The dynamics of the cryptocurrency market are constantly changing, and investors are constantly researching to identify the brightest projects of the future. In this context, well-established and reputable hedge funds such as Pantera Capital offer valuable guidance to investors with their analysis of crypto assets.

In the latest Blockchain Letter, analysts at Pantera Capital revealed two altcoin projects that could be the best performers in the market.

Analysts led by Cosmo Jiang and Erik Lowe reported that they focused on specific features when identifying crypto projects of fundamental interest. According to them, qualities such as product market fit, having a strong management team, and having a sustainable economy are critical for future success.

The first altcoin project that Pantera analysts drew attention to was Stacks (STX), which aims to scale Bitcoin and improve its smart contract capabilities. The Stacks project aims to contribute to the Bitcoin ecosystem and ensure the integration of smart contracts into this giant cryptocurrency. This could make Bitcoin more functional and suitable for a variety of use cases, thus gaining wider acceptance in the cryptocurrency market.

According to analysts, the reason why the Stacks project has high potential is that it does not yet have a competitor in its field:

“Stacks’ mission to innovate Bitcoin is therefore both exciting and well-timed. Interestingly, Stacks is currently the only live generalized smart contract layer-2 network in Bitcoin; This contrasts with the Ethereum ecosystem, where dozens of competing layer-2s compete for market share.

While there will be multiple viable Bitcoin layer-2s over time, we believe Stacks has a fairly long competitive advantage over any new competition that emerges, given its first-mover market position.”
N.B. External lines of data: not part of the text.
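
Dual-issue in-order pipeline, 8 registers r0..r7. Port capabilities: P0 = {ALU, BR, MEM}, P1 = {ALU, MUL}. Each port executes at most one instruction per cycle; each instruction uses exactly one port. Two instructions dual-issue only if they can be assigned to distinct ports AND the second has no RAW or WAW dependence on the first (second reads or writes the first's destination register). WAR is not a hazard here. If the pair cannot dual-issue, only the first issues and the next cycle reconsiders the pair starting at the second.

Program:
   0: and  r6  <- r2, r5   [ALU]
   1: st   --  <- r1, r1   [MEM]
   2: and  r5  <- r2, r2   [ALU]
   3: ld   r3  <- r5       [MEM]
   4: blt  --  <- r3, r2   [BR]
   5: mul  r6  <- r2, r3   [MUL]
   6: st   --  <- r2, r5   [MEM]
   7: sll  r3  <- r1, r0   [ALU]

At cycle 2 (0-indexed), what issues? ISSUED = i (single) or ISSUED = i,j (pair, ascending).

  cy0 -> i0+i1 (and.ALU st.MEM) dual
  cy1 -> i2 (and.ALU) RAW r5
  cy2 -> i3 (ld.MEM) no-port MEM/BR
  cy3 -> i4+i5 (blt.BR mul.MUL) dual
  cy4 -> i6+i7 (st.MEM sll.ALU) dual

ISSUED = 3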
Secondly, Pantera analysts noted that dYdX (DYDX) is a noteworthy altcoin project due to its strong revenue and economics. As a protocol operating in the decentralized finance (DeFi) space, dYdX offers a platform where users can trade, borrow and lend crypto assets. According to analysts, there are two important reasons why dYdX has growth potential in the future:

“One of the key reasons we believe dYdX is interesting is that unit economics have been positively impacted over the past year. The business model is simple. They collect commission fees of about 2.5 basis points and pay customer acquisition costs. dYdX generates roughly a base volume profit for a healthy margin of 40%.

The second reason is a change in capital allocation that was introduced late last year. dYdX began returning capital to token holders in the form of staking rewards with the v4 upgrade in December. dYdX protocol profits are now distributed directly to token holders, making the token value tangible.”